“We’re all going to die someday, so you change your mind,” James Murphy responded to a fan’s concerns regarding LCD Soundsystem’s (LCD) 2016 reunion. This type of casual wisdom has defined the frontman’s work ever since the group’s first single “Losing My Edge’s” tongue-in-cheek jabs at hipster culture: “I hear everybody that you know is more relevant than everybody that I know.” Still, despite the dance-punk icon’s transparency regarding LCD’s return, the quick change of heart understandably inspires some skepticism regarding the group’s motivations. Only five years after his band’s triumphant Madison Square Garden send-off, the man who had called it quits because “it ha[d] all just gotten bigger than I planned” was back, headlining Coachella on a several million-dollar deal.
From the first synth notes of american dream, the fourth LCD album—and first since their reunion—it is obvious that Murphy has lost neither his ear nor his edge. “oh baby” is a beaming melancholic croon that somehow finds room to breathe as it drowns in synth excess.

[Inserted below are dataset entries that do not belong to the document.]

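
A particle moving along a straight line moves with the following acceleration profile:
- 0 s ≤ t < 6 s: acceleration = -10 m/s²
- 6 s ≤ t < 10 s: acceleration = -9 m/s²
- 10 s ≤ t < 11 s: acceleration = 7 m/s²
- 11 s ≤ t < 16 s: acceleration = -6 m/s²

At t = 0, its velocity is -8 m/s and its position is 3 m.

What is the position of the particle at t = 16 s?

On each constant-a segment, Δv = aΔt and Δx = v₀Δt + ½aΔt²; chain segment to segment.
0–6 s: v starts -8 m/s; Δx = -8·6 + ½·-10·6² = -228 m; v ends -68 m/s.
6–10 s: v starts -68 m/s; Δx = -68·4 + ½·-9·4² = -344 m; v ends -104 m/s.
10–11 s: v starts -104 m/s; Δx = -104·1 + ½·7·1² = -100.5 m; v ends -97 m/s.
11–16 s: v starts -97 m/s; Δx = -97·5 + ½·-6·5² = -560 m; v ends -127 m/s.
x(16) = 3 + Σ Δx = -1229.5 m.

-1229.5 m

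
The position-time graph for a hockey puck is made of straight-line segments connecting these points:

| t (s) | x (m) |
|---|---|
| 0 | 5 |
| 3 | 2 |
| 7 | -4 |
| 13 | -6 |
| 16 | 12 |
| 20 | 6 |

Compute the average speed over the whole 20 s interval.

1.75 m/s

Average speed = (total path length)/(elapsed time); on a piecewise-linear x-t graph the path length is Σ|Δx|.
0–3 s: |Δx| = |2 − 5| = 3 m
3–7 s: |Δx| = |-4 − 2| = 6 m
7–13 s: |Δx| = |-6 − -4| = 2 m
13–16 s: |Δx| = |12 − -6| = 18 m
16–20 s: |Δx| = |6 − 12| = 6 m
Total path = 35 m; average speed = 35/20 = 1.75 m/s.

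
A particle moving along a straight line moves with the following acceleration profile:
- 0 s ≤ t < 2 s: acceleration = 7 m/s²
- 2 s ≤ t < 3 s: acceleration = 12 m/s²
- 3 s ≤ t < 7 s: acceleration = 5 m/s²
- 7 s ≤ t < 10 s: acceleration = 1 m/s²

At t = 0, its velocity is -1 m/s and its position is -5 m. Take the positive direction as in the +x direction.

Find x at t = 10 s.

305.5 m

On each constant-a segment, Δv = aΔt and Δx = v₀Δt + ½aΔt²; chain segment to segment.
0–2 s: v starts -1 m/s; Δx = -1·2 + ½·7·2² = 12 m; v ends 13 m/s.
2–3 s: v starts 13 m/s; Δx = 13·1 + ½·12·1² = 19 m; v ends 25 m/s.
3–7 s: v starts 25 m/s; Δx = 25·4 + ½·5·4² = 140 m; v ends 45 m/s.
7–10 s: v starts 45 m/s; Δx = 45·3 + ½·1·3² = 139.5 m; v ends 48 m/s.
x(10) = -5 + Σ Δx = 305.5 m.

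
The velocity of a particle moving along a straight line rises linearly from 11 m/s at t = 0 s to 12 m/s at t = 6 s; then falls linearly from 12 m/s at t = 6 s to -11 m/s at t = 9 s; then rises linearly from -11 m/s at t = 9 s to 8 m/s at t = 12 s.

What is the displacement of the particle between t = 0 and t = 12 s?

66 m

Net displacement equals the area under the velocity-time graph (areas below the axis count negative).
0–6 s: ½(11 + 12)(6) = 69 m
6–9 s: ½(12 + -11)(3) = 1.5 m
9–12 s: ½(-11 + 8)(3) = -4.5 m
Net displacement = 66 m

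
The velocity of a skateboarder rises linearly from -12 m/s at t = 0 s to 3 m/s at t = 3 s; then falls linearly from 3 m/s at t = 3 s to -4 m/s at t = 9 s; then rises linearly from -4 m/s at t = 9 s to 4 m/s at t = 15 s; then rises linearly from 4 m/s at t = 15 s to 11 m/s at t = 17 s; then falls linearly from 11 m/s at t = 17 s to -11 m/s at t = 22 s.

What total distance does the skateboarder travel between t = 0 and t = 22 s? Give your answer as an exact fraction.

Distance (not displacement) is the total path length: add the absolute areas under v-t.
0–3 s: v = 0 at t = 2.4 s; triangle areas 14.4 + 0.9 = 15.3 m
3–9 s: v = 0 at t = 39/7 s; triangle areas 27/7 + 48/7 = 75/7 m
9–15 s: v = 0 at t = 12 s; triangle areas 6 + 6 = 12 m
15–17 s: |½(4 + 11)(2)| = 15 m
17–22 s: v = 0 at t = 19.5 s; triangle areas 13.75 + 13.75 = 27.5 m
Total distance = 2818/35 m

2818/35 m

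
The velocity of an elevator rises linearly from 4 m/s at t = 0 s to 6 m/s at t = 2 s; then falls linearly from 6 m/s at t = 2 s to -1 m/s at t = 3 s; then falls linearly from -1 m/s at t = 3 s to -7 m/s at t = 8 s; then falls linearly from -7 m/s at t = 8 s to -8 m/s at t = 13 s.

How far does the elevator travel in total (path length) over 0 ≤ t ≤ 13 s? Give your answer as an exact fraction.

Distance (not displacement) is the total path length: add the absolute areas under v-t.
0–2 s: |½(4 + 6)(2)| = 10 m
2–3 s: v = 0 at t = 20/7 s; triangle areas 18/7 + 1/14 = 37/14 m
3–8 s: |½(-1 + -7)(5)| = 20 m
8–13 s: |½(-7 + -8)(5)| = 37.5 m
Total distance = 491/7 m

491/7 m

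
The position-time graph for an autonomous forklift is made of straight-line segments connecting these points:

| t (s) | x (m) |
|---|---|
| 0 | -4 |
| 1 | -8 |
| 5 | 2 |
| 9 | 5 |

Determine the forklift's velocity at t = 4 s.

Velocity is the slope of the x-t graph on 1–5 s: (2 − -8)/(5 − 1) = 2.5 m/s.

2.5 m/s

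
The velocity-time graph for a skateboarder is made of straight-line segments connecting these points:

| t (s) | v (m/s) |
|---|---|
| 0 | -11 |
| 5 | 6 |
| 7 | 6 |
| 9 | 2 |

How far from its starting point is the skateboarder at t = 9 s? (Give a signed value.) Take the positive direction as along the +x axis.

Displacement is the signed area under the v-t curve.
0–5 s: ½(-11 + 6)(5) = -12.5 m
5–7 s: 6 × 2 = 12 m
7–9 s: ½(6 + 2)(2) = 8 m
Net displacement = 7.5 m

7.5 m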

This dynamic 80’s-post-punk production quickly reveals itself as the album’s sonic through-line, with arrangements ranging from the echoing drums of “how do you sleep?” to the barrage of delayed guitars on “emotional haircut.”
On the lyrical side, highlights including “american dream” and “tonite” are loaded with gems such as “Look what happened when you were dreaming/And then punch yourself in the face,” which Murphy sings with his trademark poignancy and off-the-cuff delivery.
What truly separates this new release from its predecessors, however, is its cohesion. Insistently self-reflexive and obsessed with endings of friendships, love affairs, or lives, american dream sticks to its universal theme and specific sound to create what just might be LCD Soundsystem’s magnum opus.
In some way, maybe Murphy did sell out. But when the music is this good, the truth is, it doesn’t matter. And if your head is still in turmoil two years after the breakup, just put your headphones on and let the man himself remind you how easy it is to “change your mind.” You’ll surrender.